Object Picking and Constrained Placement by Visual Reasoning
||Object Picking and Constrained Placement by Visual Reasoning|
||Yufei Zhu <firstname.lastname@example.org>|
||2023-11-15 – 2024-06-01|
Pick-and-place is a common task for which robot manipulators are used today. For example, picking up an object and then placing it in a specific container is a common use case in the industry. This task usually assumes that the target container is specified, and the object can be placed randomly within it. However, that is not always the case. Sometimes, we place objects in the container with a specific pose to stack them tightly, improving space utilization.
Additionally, we may encounter more complex constraints when gathering objects, beyond simply placing them in a container. The objective of this project is to develop a robotics system that is capable of planning where to pick and place based on predefined constraints and placing the object in certain poses.

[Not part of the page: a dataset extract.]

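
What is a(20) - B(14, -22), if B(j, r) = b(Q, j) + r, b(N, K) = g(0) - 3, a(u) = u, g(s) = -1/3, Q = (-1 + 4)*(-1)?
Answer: 136/3 ≈ 45.333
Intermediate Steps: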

In our project, we decompose the task into three modules. First, a detection module that detects the positions of the objects and containers and estimates their properties such as color and shape. Second, a planning module generates a pick-and-place plan based on the predefined constraints and (detected) object properties. In the planning module, we propose to begin implementing a simplified offline planning framework where all plan steps would be generated offline prior to the execution phase. This method promises speed owing to reduced environmental interactions, although at the expense of an increased failure risk – a single unexecuted step results in the plan’s failure. Depending on the outcomes, the subsequent phase would involve adaptive planning, with each step’s generation interleaved with execution, and the updated state input continually fed to the LLM for progressive planning. Third, an in-hand perception and control module that picks and places the object based on the plan. Between pick and place, the module also needs to estimate the in-hand object pose to align the object pose with the target container. For in-hand object pose estimation, there are prior works focusing on the 6D object pose estimation but with the object is placed on the table or grasped in the two-finger gripper. Grasping by the multi-finger hand may cause a more complex and larger region of occlusions. In this project, we will develop a model that can estimate novel object poses without novel object’s annotation labels and apply the model in our module.